Note that the AV scanner is multi threaded, making many of these calls overlapped: trying to thread the needle between them with high frequency attempts is impossible and just increases CPU utilisation.
To fix that, either: don't perform that IO pattern, or use a retry-with-backoff strategy on the rename. We currently use the retry approach.
However that results in up to 143 second delays per rename that we do; which is roughly one-per-component, and components like docs
are particularly affected.
If rather than renaming after close, we renamed before closing, we could avoid this condition. e.g.:
- create
- write
- flush
- SetFileInformationByHandle on NT, renameat() on posix
- close
on a per file basis, into the final location, then the AV scan would take place on the final file path, rather than on a temporary location, and no rename retry would be required.
There are two broad strategies we could use to achieve this:
One: "indirect"
we could write all files to one or more centralised stores (e.g. perhaps a content addressable store), and then build a link farm from there to a directory representing the component, and rename the component into place.
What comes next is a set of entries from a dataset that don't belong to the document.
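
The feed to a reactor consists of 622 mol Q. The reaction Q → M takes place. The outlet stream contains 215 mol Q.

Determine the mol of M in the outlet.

For Q: n = n₀ − 1ξ → 215 = 622 − 1ξ, giving ξ = 407 mol.
Outlet amounts (n = n₀ + ν ξ):
  Q: 622 − 1(407) = 215
  M: 0 + 1(407) = 407

407 mol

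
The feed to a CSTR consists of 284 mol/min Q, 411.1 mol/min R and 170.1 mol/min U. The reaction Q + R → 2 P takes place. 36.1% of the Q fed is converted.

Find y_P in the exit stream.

0.237

Q reacted = 0.361 × 284 = 102.5 mol/min; ν_Q = −1, so ξ = 102.5/1 = 102.5 mol/min.
Outlet amounts (n = n₀ + ν ξ):
  Q: 284 − 1(102.5) = 181.5
  R: 411.1 − 1(102.5) = 308.6
  P: 0 + 2(102.5) = 205
  U: 170.1 (inert)
Total out = 865.2 mol/min; y_P = 205 / 865.2 = 0.237.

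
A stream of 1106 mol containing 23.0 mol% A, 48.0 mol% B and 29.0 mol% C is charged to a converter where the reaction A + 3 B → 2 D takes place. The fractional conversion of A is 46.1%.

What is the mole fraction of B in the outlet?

0.205

A reacted = 0.461 × 254.4 = 117.3 mol; ν_A = −1, so ξ = 117.3/1 = 117.3 mol.
Outlet amounts (n = n₀ + ν ξ):
  A: 254.4 − 1(117.3) = 137.1
  B: 530.9 − 3(117.3) = 179.1
  D: 0 + 2(117.3) = 234.5
  C: 320.7 (inert)
Total out = 871.5 mol; y_B = 179.1 / 871.5 = 0.2055.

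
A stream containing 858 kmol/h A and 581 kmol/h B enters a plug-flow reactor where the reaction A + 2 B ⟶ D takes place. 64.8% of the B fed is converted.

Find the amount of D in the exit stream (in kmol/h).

B reacted = 0.648 × 581 = 376.5 kmol/h; ν_B = −2, so ξ = 376.5/2 = 188.2 kmol/h.
Outlet amounts (n = n₀ + ν ξ):
  A: 858 − 1(188.2) = 669.8
  B: 581 − 2(188.2) = 204.5
  D: 0 + 1(188.2) = 188.2

188 kmol/h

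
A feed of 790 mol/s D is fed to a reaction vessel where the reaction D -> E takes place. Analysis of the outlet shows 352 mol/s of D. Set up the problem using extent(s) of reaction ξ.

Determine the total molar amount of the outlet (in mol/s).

For D: n = n₀ − 1ξ → 352 = 790 − 1ξ, giving ξ = 438 mol/s.
Outlet amounts (n = n₀ + ν ξ):
  D: 790 − 1(438) = 352
  E: 0 + 1(438) = 438
Total out = 352 + 438 = 790 mol/s.

790 mol/s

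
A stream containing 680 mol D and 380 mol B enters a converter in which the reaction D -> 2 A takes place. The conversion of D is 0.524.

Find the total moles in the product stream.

D reacted = 0.524 × 680 = 356.3 mol; ν_D = −1, so ξ = 356.3/1 = 356.3 mol.
Outlet amounts (n = n₀ + ν ξ):
  D: 680 − 1(356.3) = 323.7
  A: 0 + 2(356.3) = 712.6
  B: 380 (inert)
Total out = 323.7 + 712.6 + 380 = 1416 mol.

1420 mol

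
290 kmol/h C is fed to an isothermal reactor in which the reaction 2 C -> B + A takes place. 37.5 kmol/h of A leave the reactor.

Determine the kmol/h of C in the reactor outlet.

215 kmol/h

For A: n = n₀ + 1ξ → 37.5 = 0 + 1ξ, giving ξ = 37.5 kmol/h.
Outlet amounts (n = n₀ + ν ξ):
  C: 290 − 2(37.5) = 215
  B: 0 + 1(37.5) = 37.5
  A: 0 + 1(37.5) = 37.5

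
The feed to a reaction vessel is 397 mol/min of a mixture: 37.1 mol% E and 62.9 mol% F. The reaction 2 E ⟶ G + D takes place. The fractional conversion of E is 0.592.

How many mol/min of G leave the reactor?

E reacted = 0.592 × 147.3 = 87.19 mol/min; ν_E = −2, so ξ = 87.19/2 = 43.6 mol/min.
Outlet amounts (n = n₀ + ν ξ):
  E: 147.3 − 2(43.6) = 60.09
  G: 0 + 1(43.6) = 43.6
  D: 0 + 1(43.6) = 43.6
  F: 249.7 (inert)

43.6 mol/min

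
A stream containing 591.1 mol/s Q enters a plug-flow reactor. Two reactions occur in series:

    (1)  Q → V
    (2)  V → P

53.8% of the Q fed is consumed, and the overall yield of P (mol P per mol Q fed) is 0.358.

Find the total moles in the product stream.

591 mol/s

Conversion of Q: Q consumed = 1ξ₁ = 0.538 × 591.1 → ξ₁ = 318 mol/s.
Yield of P: 1ξ₂ / 591.1 = 0.358 → ξ₂ = 211.6 mol/s.
Outlet amounts (n = n₀ + Σ ν·ξ):
  Q: 591.1 − 1(318) = 273.1
  V: 0 + 1(318) − 1(211.6) = 106.4
  P: 0 + 1(211.6) = 211.6
Total out = 273.1 + 106.4 + 211.6 = 591.1 mol/s.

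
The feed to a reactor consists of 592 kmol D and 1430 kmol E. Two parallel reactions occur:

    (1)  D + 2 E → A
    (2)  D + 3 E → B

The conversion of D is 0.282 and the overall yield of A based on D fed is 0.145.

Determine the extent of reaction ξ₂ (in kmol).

ξ₂ = 81.1 kmol

Yield of A: 1ξ₁ / 592 = 0.145 → ξ₁ = 85.84 kmol.
Conversion of D: 1ξ₁ + 1ξ₂ = 0.282 × 592 = 166.9 → ξ₂ = 81.1 kmol.
Outlet amounts (n = n₀ + Σ ν·ξ):
  D: 592 − 1(85.84) − 1(81.1) = 425.1
  E: 1430 − 2(85.84) − 3(81.1) = 1015
  A: 0 + 1(85.84) = 85.84
  B: 0 + 1(81.1) = 81.1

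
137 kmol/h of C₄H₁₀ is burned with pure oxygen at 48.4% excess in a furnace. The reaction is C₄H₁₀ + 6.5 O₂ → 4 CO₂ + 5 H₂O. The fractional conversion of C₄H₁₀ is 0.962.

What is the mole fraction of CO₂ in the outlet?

0.318

Stoichiometric O₂ = 6.5 × 137 = 890.5 kmol/h; O₂ fed = 890.5 × 1.484 = 1322 kmol/h.
Fuel reacted = 0.962 × 137 → ξ = 131.8 kmol/h.
Outlet (n = n₀ + ν ξ):
  C₄H₁₀: 137 − 1(131.8) = 5.206
  O₂: 1322 − 6.5(131.8) = 464.8
  CO₂: 0 + 4(131.8) = 527.2
  H₂O: 0 + 5(131.8) = 659
Total out = 1656 kmol/h; y_CO₂ = 527.2 / 1656 = 0.3183.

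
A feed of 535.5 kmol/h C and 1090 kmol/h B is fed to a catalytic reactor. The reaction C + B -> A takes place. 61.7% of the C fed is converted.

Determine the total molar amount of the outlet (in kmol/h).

1300 kmol/h

C reacted = 0.617 × 535.5 = 330.4 kmol/h; ν_C = −1, so ξ = 330.4/1 = 330.4 kmol/h.
Outlet amounts (n = n₀ + ν ξ):
  C: 535.5 − 1(330.4) = 205.1
  B: 1090 − 1(330.4) = 759.6
  A: 0 + 1(330.4) = 330.4
Total out = 205.1 + 759.6 + 330.4 = 1295 kmol/h.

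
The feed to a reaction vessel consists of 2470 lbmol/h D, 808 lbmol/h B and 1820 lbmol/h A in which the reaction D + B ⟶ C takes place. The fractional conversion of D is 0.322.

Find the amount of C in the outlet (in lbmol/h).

D reacted = 0.322 × 2470 = 795.3 lbmol/h; ν_D = −1, so ξ = 795.3/1 = 795.3 lbmol/h.
Outlet amounts (n = n₀ + ν ξ):
  D: 2470 − 1(795.3) = 1675
  B: 808 − 1(795.3) = 12.66
  C: 0 + 1(795.3) = 795.3
  A: 1820 (inert)

795 lbmol/h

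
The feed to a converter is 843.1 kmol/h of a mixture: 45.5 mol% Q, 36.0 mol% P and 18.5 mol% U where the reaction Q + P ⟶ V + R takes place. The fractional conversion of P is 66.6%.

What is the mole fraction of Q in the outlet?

0.215

P reacted = 0.666 × 303.5 = 202.1 kmol/h; ν_P = −1, so ξ = 202.1/1 = 202.1 kmol/h.
Outlet amounts (n = n₀ + ν ξ):
  Q: 383.6 − 1(202.1) = 181.5
  P: 303.5 − 1(202.1) = 101.4
  V: 0 + 1(202.1) = 202.1
  R: 0 + 1(202.1) = 202.1
  U: 156 (inert)
Total out = 843.1 kmol/h; y_Q = 181.5 / 843.1 = 0.2152.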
Error handling could be done by asserting content - every unpack just replaces content in the store - if its by full name (tar + expanded path) - we replace it; if its by hash, we can validate and replace if wrong. Or use fsync and trust no corruption ever occurs. Or variations could be made up.
Two: "direct"
we could write the files directly to their final locations, with additional error handling needed for partially unpacked components. Writes might be lost in a power failure at any point, and similarly out of disk space; and due to concurrency behaviours and disk out-of-order capabilities we can't assume that having written X then started on Y, the presence of Y implies X, unless we introduce barriers via sync calls. We could use the same strategy as for indirect: just unpack everything for anything that is suspect; and treat it all as suspect. Making sure we write metadata last and syncing that is perhaps a good common path; alternatively, checking the content exists, trusting that in the common case the full write was successful, and only linking in the manifest at the end might be good - and using locking on the metadata file to solve #988 at the same time.